The prince knelt and turned back the cloak. A congested whisper of air established that Arithon still breathed. His skin was dry and chill to the touch, his body frighteningly still. Blood flowed in scalding drops from his nose and mouth as Lysaer propped his emaciated shoulders against the ivy-clad marble of the well.

Silver and still as polished metal, water filled the basin to the edge of a gilt-trimmed rim. Lysaer cupped his hands, slivering the surface of the pool with ripples. He lifted his hand. A droplet splashed the Master’s dusty cheek; then water streamed from the prince’s fingers and trickled between parted lips.

Arithon aroused instantly. His muscles tensed like bowstrings under Lysaer’s arm and his eyes opened, dark and hard as tourmaline. He gasped. A paroxysm shook his frame. Deaf to the prince’s cry of alarm, he twisted aside and laced his slender, musician’s fingers over his face.

Lysaer caught his half-brother’s shoulder. ‘Arithon!’

The Master’s shielding hands fell away. He straightened, his face gone deathly pale. Without pause to acknowledge his half-brother’s distress, he rolled over and stared at the well. Settled and still, the water within shone unnatural as mirror-glass between the notched foliage of the ivy.

Arithon drew breath and the congestion in his lungs vanished as if he had never known injury. ‘There is sorcery here more powerful than the Gate.’

Lysaer withdrew his touch as if burned. ‘It healed you, didn’t it?’

The Master looked up in wry exasperation. ‘If that were all, I’d be grateful.
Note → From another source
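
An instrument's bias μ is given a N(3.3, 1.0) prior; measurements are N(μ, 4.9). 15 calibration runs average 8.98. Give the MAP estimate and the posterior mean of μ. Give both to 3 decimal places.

Posterior for μ is Normal. Precision-weighted mean: (1/1.0·3.3 + 15/4.9·8.98) / (1/1.0 + 15/4.9) = 7.581.
A Normal posterior is symmetric, so mode = mean.

MAP estimate = 7.581, posterior mean = 7.581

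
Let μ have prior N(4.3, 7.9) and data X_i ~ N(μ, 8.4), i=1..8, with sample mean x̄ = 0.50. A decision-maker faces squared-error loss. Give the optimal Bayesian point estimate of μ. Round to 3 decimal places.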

But something else happened. A change more profound than surface healing.’

Arithon rose. Brisk with concentration, he studied every tree in the grove, then moved on to the well in the centre. The prince watched, alarmed by his thoroughness, as Arithon rustled through the ivy which clung to the rim of the basin. His search ended with a barely audible blasphemy.
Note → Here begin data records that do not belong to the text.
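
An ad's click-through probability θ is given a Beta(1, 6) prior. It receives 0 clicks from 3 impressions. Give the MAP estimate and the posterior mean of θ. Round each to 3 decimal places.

Posterior: Beta(1+0, 6+3) = Beta(1, 9).
Since α = 1 ≤ 1 and β > 1, the Beta density is monotone decreasing on [0,1]; the mode is at 0.
Mean = 1/(1+9) = 0.100.

MAP estimate = 0.000, posterior mean = 0.100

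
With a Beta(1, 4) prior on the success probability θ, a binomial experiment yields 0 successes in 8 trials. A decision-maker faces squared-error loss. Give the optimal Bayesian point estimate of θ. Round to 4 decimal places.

0.0769

Posterior: Beta(1+0, 4+8) = Beta(1, 12).
Since α = 1 ≤ 1 and β > 1, the Beta density is monotone decreasing on [0,1]; the mode is at 0.
Mean = 1/(1+12) = 0.0769.
Squared-error loss ⇒ the optimal estimator is the posterior mean.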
Lysaer glimpsed an inscription laid bare beneath ancient tendrils of vine; but the characters were carved in the old tongue, maddeningly incomprehensible to a man with no schooling in magecraft. In a conscious effort to keep his manners, Lysaer curbed his frustration. ‘What does it say?’
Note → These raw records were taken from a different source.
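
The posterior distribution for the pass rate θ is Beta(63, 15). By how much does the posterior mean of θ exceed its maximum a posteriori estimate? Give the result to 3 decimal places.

-0.008

Mode = (63−1)/(63+15−2) = 62/76 = 0.816.
Mean = 63/(63+15) = 63/78 = 0.808.
Difference = 0.808 − 0.816 = -0.008.
The posterior is left-skewed, so the mode exceeds the mean.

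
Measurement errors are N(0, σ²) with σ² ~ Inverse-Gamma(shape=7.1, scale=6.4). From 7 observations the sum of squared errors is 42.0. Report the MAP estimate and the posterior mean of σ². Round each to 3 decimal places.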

Arithon looked up. Bemused, he said, ‘If these words spell truth, Daelion Fatemaster’s going to get a fair headache over the records before the Wheel turns on us. We appear to have been granted a five hundred year lifespan by a sorcerer named Davien.’ The Master paused, swore in earnest, and ruefully sat on the grass. ‘Brother, I don’t know whether to thank you for life, or curse you for the death I’ve been denied.’

Lysaer said nothing. Taught a hard lesson in tolerance after five days in the desert, he regarded his mother’s bastard without hatred and found he had little inclination to examine the fountain’s gift. With Dascen Elur and his heirship and family in Amroth all lost to him, the prospect of five centuries of lengthened life stretched ahead like a joyless burden.